«La libertà tende all’obesità». La fulminante battuta di quel genio che è stato Leo Longanesi, nell’evidenziare i rischi insiti nel bulimico trasformarsi della libertà in assenza di regole giuridiche ed etiche, coglie anche un altro aspetto della vita della società contemporanea: in poco più di trenta anni, cioè tra il 1975 e il 2016, il numero nel mondo di bambini e adolescenti obesi è aumentato da 11 a 124 milioni per colpa del marketing aggressivo che sin da piccoli spinge verso fast food, bevande zuccherate, alcol e tabacco.

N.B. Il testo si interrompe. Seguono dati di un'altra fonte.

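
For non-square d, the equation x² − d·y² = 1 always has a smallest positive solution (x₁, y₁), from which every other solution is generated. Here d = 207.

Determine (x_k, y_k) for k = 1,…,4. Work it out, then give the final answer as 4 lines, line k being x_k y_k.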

Il dato è emerso dal Rapporto di Unicef, Oms e Lancet. In Italia si stimano più di due milioni di giovanissimi obesi, circa un quarto della popolazione tra i 3 e i 17 anni. Secondo gli studiosi ad incidere è l’abbandono dei principi della dieta mediterranea: si consumano sempre meno frutta e verdura, sempre più cibi processati, poveri sul piano nutrizionale. A questo punto, per gli esperti, si è giunti a causa dello strapotere delle industrie alimentari multinazionali, che – usando come un grimaldello la liberalizzazione del commercio – favoriscono modelli in cui i fanciulli sono trasformati in contenitori da riempire di cibo, invece che di attenzioni. È come se il mondo si dividesse in due: da una parte l’umanità malnutrita e affamata, dall’altra quella supernutrita. Che non sia più solo una questione geografica lo ha sottolineato fa papa Francesco: i 700 milioni di persone in sovrappeso sono «vittime di abitudini alimentari sbagliate, non sono più semplicemente emblematici della dieta dei popoli dell’opulenza, ma iniziano ad abitare anche in Paesi a basso reddito, dove si continua a mangiare poco e male, copiando modelli alimentari delle aree sviluppate». Le conseguenze? Sono evidenti e drammatiche, sul piano fisico e quello spirituale: il troppo avere, proprio come la libertà che tende all’obesità, porta l’interiorità a farsi esangue, mentre lo spirito si intisichisce e la mente si ottunde. «Serve uno stile di vita che ci permetta di coltivare un rapporto sano con noi stessi, con i nostri fratelli e con l’ambiente in cui viviamo», osserva il Santo Padre.
Probabilmente, è l’unica strada possibile: la sobrietà non è solo un impegno di carità fraterna verso i miseri, bensì anche un atto di auto-educazione e di trasformazione personale, passando dall’istinto brutale vorace al dominio di sé. Si tratta, insomma, di coltivare stili di vita ispirati ad una visione riconoscente di ciò che ci viene dato, cercando temperanza, moderazione e solidarietà, con maggiore attenzione ai bisogni dell’altro. Ancora papa Francesco, illuminante: «Così come è necessario il coraggio della felicità, ci vuole anche il coraggio della sobrietà».